= Evil number =

Class of binary number

Evil
Odious
The first 16 evil and odious numbers in binary. Both sequences differ only in the least significant bits, which form the Thue–Morse sequence for the evil, and its negation for the odious numbers. The other bits form the even numbers.

In number theory, an evil number is a non-negative integer that has an even number of 1s in its binary expansion. These numbers give the positions of the zero values in the Thue–Morse sequence, and for this reason they have also been called the Thue–Morse set. Non-negative integers that are not evil are called odious numbers.

==Examples==
The first evil numbers are 0, 3, 5, 6, 9, 10, 12, 15, 17, 18, 20, 23, 24, 27, 29, 30, 33, 34, 36, 39, and so on.

==Equal sums==
The partition of the non-negative integers into the odious and evil numbers is the unique partition of these numbers into two sets that have equal multisets of pairwise sums.

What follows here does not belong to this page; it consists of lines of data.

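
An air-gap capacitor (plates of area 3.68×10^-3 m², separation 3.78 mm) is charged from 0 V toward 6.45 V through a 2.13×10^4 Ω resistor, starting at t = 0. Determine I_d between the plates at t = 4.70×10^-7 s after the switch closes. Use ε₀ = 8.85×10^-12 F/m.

With C = ε₀A/d = (8.85×10^-12)(3.68×10^-3)/(3.78×10^-3) = 8.616×10^-12 F, the time constant is τ = RC = 1.835×10^-7 s, so t/τ = 2.561 and e^(−t/τ) = 0.07723.
I_d = I_cond = (V₀/R) e^(−t/τ) = (3.028×10^-4)(0.07723) = 2.34×10^-5 A.

2.34×10^-5 A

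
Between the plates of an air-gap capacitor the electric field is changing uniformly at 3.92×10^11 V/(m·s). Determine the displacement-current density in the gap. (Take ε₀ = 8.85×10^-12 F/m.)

3.47 A/m²

The displacement-current density is ε₀ ∂E/∂t = (8.85×10^-12)(3.92×10^11) = 3.47 A/m².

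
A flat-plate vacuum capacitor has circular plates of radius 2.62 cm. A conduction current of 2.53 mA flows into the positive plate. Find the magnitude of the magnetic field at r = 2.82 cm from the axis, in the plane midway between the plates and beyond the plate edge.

By continuity the displacement current in the gap matches the conduction current: I_d = 2.53×10^-3 A.
Outside the plates the loop encloses all of I_d, so B·2πr = μ₀ I_d and B = 1.79×10^-8 T.

1.79×10^-8 T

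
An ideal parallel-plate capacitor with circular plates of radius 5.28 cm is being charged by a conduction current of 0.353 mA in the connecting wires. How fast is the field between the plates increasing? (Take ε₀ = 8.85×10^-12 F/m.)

4.55×10^9 V/(m·s)

The displacement current between the plates equals the conduction current, I_d = 0.353 mA.
Then dE/dt = I_d/(ε₀A) = 4.55×10^9 V/(m·s).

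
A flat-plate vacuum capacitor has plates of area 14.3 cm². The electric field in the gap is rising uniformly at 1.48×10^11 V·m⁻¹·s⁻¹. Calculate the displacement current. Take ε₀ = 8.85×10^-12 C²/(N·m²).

1.87×10^-3 A

The displacement current is ε₀ times dΦ_E/dt = ε₀ A dE/dt = (8.85×10^-12)(1.43×10^-3)(1.48×10^11) = 1.87×10^-3 A.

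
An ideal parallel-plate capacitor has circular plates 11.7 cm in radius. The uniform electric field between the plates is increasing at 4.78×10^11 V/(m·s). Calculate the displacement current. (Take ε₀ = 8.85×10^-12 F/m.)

The displacement current is ε₀ times dΦ_E/dt = ε₀ A dE/dt = (8.85×10^-12)(0.04301)(4.78×10^11) = 0.182 A.

0.182 A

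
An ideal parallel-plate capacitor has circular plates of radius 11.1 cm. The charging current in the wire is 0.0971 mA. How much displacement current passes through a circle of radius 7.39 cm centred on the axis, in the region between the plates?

4.30×10^-5 A

By continuity the displacement current in the gap matches the conduction current: I_d = 9.71×10^-5 A.
Since J_d is uniform, the enclosed fraction is (r/R)² = 0.4432, giving I_d,enc = 4.30×10^-5 A.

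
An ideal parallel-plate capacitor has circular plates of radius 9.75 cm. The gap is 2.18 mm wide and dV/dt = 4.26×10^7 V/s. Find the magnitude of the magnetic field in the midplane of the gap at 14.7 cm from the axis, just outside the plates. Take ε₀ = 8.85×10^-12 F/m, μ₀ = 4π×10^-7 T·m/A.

With E = V/d, dE/dt = 1.954×10^10 V/(m·s) and πR² = 0.02986 m², giving I_d = ε₀ πR² dE/dt = 5.164×10^-3 A.
For r ≥ R the full I_d is enclosed: B = μ₀ I_d/(2πr) = (4π×10^-7)(5.164×10^-3)/(2π·0.147) = 7.03×10^-9 T.

7.03×10^-9 T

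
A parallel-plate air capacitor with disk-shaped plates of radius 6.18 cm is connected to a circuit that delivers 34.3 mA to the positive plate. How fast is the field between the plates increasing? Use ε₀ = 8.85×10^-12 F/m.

3.23×10^11 V/(m·s)

By continuity, I_d in the gap equals the 34.3 mA flowing in the wire.
Since I_d = ε₀ A dE/dt, dE/dt = I_d/(ε₀A) = (0.0343)/((8.85×10^-12)(0.01200)) = 3.23×10^11 V/(m·s).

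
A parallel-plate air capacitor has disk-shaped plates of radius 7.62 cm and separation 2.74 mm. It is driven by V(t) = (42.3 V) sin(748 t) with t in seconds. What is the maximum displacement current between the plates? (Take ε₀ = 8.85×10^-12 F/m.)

1.86×10^-6 A

(dE/dt)_max = V₀ω/d = 1.155×10^7 V/(m·s); ω = 748 rad/s.
I_d,max = ε₀ A (dE/dt)_max = (8.85×10^-12)(0.01824)(1.155×10^7) = 1.86×10^-6 A.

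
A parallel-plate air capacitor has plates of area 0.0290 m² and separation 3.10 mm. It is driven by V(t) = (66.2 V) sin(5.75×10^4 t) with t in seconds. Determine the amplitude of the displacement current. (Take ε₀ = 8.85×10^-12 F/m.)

3.15×10^-4 A

(dE/dt)_max = V₀ω/d = 1.228×10^9 V/(m·s); ω = 5.75×10^4 rad/s.
I_d,max = ε₀ A (dE/dt)_max = (8.85×10^-12)(0.0290)(1.228×10^9) = 3.15×10^-4 A.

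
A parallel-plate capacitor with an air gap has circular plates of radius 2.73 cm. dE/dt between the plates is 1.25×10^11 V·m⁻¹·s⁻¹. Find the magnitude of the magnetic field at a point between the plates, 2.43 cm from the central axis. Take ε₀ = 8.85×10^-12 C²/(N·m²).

Total displacement current: I_d = ε₀(πR²)(dE/dt) = (8.85×10^-12)(2.341×10^-3)(1.25×10^11) = 2.590×10^-3 A.
An Ampèrian loop of radius r encloses a fraction (r/R)² of I_d. Then B·2πr = μ₀ I_d (r/R)², giving B = μ₀ I_d r/(2πR²) = 1.69×10^-8 T.

1.69×10^-8 T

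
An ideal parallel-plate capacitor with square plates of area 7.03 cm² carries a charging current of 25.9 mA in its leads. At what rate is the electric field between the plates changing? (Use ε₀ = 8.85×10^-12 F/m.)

4.16×10^12 V/(m·s)

The displacement current between the plates equals the conduction current, I_d = 25.9 mA.
Since I_d = ε₀ A dE/dt, dE/dt = I_d/(ε₀A) = (0.0259)/((8.85×10^-12)(7.03×10^-4)) = 4.16×10^12 V/(m·s).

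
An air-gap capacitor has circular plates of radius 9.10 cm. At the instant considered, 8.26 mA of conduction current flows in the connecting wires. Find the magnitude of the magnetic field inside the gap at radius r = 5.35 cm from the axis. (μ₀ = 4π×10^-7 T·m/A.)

By continuity the displacement current in the gap matches the conduction current: I_d = 8.26×10^-3 A.
For r < R the Ampère–Maxwell law gives B(2πr) = μ₀ I_d (r²/R²), so B = μ₀ I_d r/(2πR²) = (4π×10^-7)(8.26×10^-3)(0.0535)/(2π·0.0910²) = 1.07×10^-8 T.

1.07×10^-8 T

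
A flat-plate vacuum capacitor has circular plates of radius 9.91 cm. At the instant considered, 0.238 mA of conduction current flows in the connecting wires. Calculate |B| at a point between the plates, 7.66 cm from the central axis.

By continuity the displacement current in the gap matches the conduction current: I_d = 2.38×10^-4 A.
An Ampèrian loop of radius r encloses a fraction (r/R)² of I_d. Then B·2πr = μ₀ I_d (r/R)², giving B = μ₀ I_d r/(2πR²) = 3.71×10^-10 T.

3.71×10^-10 T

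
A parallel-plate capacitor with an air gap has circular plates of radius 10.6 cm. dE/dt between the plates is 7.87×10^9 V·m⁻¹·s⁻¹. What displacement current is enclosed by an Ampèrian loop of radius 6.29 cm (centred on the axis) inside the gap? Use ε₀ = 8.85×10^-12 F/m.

8.66×10^-4 A

Through the whole plate area (πR² = 0.03530 m²), I_d = ε₀ πR² dE/dt = 2.459×10^-3 A.
Through an area πr² the displacement current is I_d·(πr²/πR²) = I_d (r/R)² = 8.66×10^-4 A.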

As 19th-century mathematician Eugène Prouhet showed, the partition into evil and odious numbers of the numbers from $0$ to $2^k-1$, for any $k$, provides a solution to the Prouhet–Tarry–Escott problem of finding sets of numbers whose sums of powers are equal up to the $k$th power.

==In computer science==
In computer science, an evil number is said to have even parity.